Remember that Tancredo ran for governor in 2010 as a third-party candidate yet still garnered nearly 40 percent of the vote, a feat unmatched in modern Colorado political history. Hubbard may disagree with Tancredo’s politics – many Coloradans certainly do – but the former five-term congressman and Reagan appointee deserves better than to be treated like a gadfly by the state’s paper of record.
Days later, the Post took the unusual step of allowing Tancredo to reply on its opinion page, an indication that the paper’s cooler heads may have realized that Hubbard had crossed the line from commentator to campaign manager.
“It surprises no one that The Denver Post opposes my candidacy for governor, but why pretend to have the best interests of the Republican Party at heart? Coloradans know that wolf packs don’t yearn for stronger sheep.” said Tancredo in a May 30 “Guest Commentary.”
“The Post says that it welcomes a robust political dialogue, and yet, when candidates express opinions that challenge political correctness, The Post’s editors portray them as ‘out of the mainstream’ and ‘right-wing.’”
When not undercutting the governor’s Republican challengers, Hubbard made no secret of his admiration for Hickenlooper in articles such as his Feb. 24 puff piece, “Gov. John Hickenlooper, moderator in chief.”

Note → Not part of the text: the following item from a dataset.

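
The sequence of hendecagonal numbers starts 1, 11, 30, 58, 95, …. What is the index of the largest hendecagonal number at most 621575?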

“The more you watch Colorado’s Democratic governor, however, the more you realize how much more comfortable he is when trying to bring people together,” said Hubbard. “He is the charming—if a little awkward—guest who wants to be liked but also realizes he is likeable enough to bring people together.”
With redundant fawning like that, it’s no wonder that Hickenlooper wants Hubbard on his team.
Before he officially changes titles, however, we’d like to know whether last week’s hit piece came from a disinterested observer of the state’s political scene, or a shill for the governor. Whatever Hubbard may believe, you can’t be both.